Blacknut relies on real-time streaming and that requires a connection fast, robust and resilient enough to ensure stable streaming and an enjoyable user experience over the course of a session. On its website, the company says a download speed of at least 6 Mbps is "highly recommended to for an optimal experience" and that "a slower Internet connection may result in data loss and… audio and video glitches."

This is where quality of service at operator level comes in. As Olivier Alvaro says, "Operators own their networks and can prioritise packet delivery and guarantee quality of service for streamed video, otherwise we [Blacknut] would be dependent on a flow of content which is beyond our control. This is where 5G will be vitally important."

It is evident that the features of the Blacknut service could well differ according to the device being used and the company says that connectivity is tested each time a subscriber launches the application to inform the users if the connection is optimal. If it isn't, presumably the player has to try again later. That or go outside and play a solo game of socially-distanced boules.

The Blacknut platform is available across Europe and North America and, apart from telcos and CSPs, the service is also distributed by major ISPs, device manufacturers, OTT  services and other media companies. Blacknut partners include Swisscom, Samsung, Nokia, Amazon and the games publisher Gameloft. 

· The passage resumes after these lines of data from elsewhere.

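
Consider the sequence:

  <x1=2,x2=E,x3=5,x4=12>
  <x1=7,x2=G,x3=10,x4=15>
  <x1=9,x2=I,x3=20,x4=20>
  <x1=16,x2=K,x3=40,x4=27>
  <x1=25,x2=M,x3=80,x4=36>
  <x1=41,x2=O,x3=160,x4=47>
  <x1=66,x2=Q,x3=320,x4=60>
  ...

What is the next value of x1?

107

For the x1, each term is the sum of the two before it: 2, 7, 9, 16, 25, 41, 66 → 107.
X2: letters move forward 2 places in the alphabet; E, G, I, K, M, O, Q → S.
X3: ×2 each step, so 5, 10, 20, 40, 80, 160, 320 → 640.
X4: differences are 3, 5, 7, … (increasing by 2 each time), so 12, 15, 20, 27, 36, 47, 60 → 75.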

Olivier Alvaro stresses that the company's hybrid cloud architecture allows customers and partners quickly to bring their services to market and then scale-up according to demand. A methodology, he says, designed specifically to meet the needs of CSPs which, depending on their requirements, might want to use private cloud, public cloud, or a combination of both. He adds that Blacknut can launch a telco service using public cloud and then migrate it over to the telco’s own infrastructure, or vice versa. It is also completely vendor-agnostic and thus very flexible.

Olivier Alvaro says the company is in a mutually beneficial symbiotic relationship with CSPs and other clients and is "open to investment on the part of carriers on the basis of partnerships" that will enable both parties to meet their individual (and joint) objectives. He adds, "The strategy is to make our independent platform a unique bridge between connectivity providers on one side and content originators, publishers and providers on the other where CSPs and others distribute content to consumers."

It's early days for Blacknut but the company has made a solid start and is quickly acquiring new carrier customers who realise that where cloud-gaming is concerned to wait for 5G is to waste an opportunity.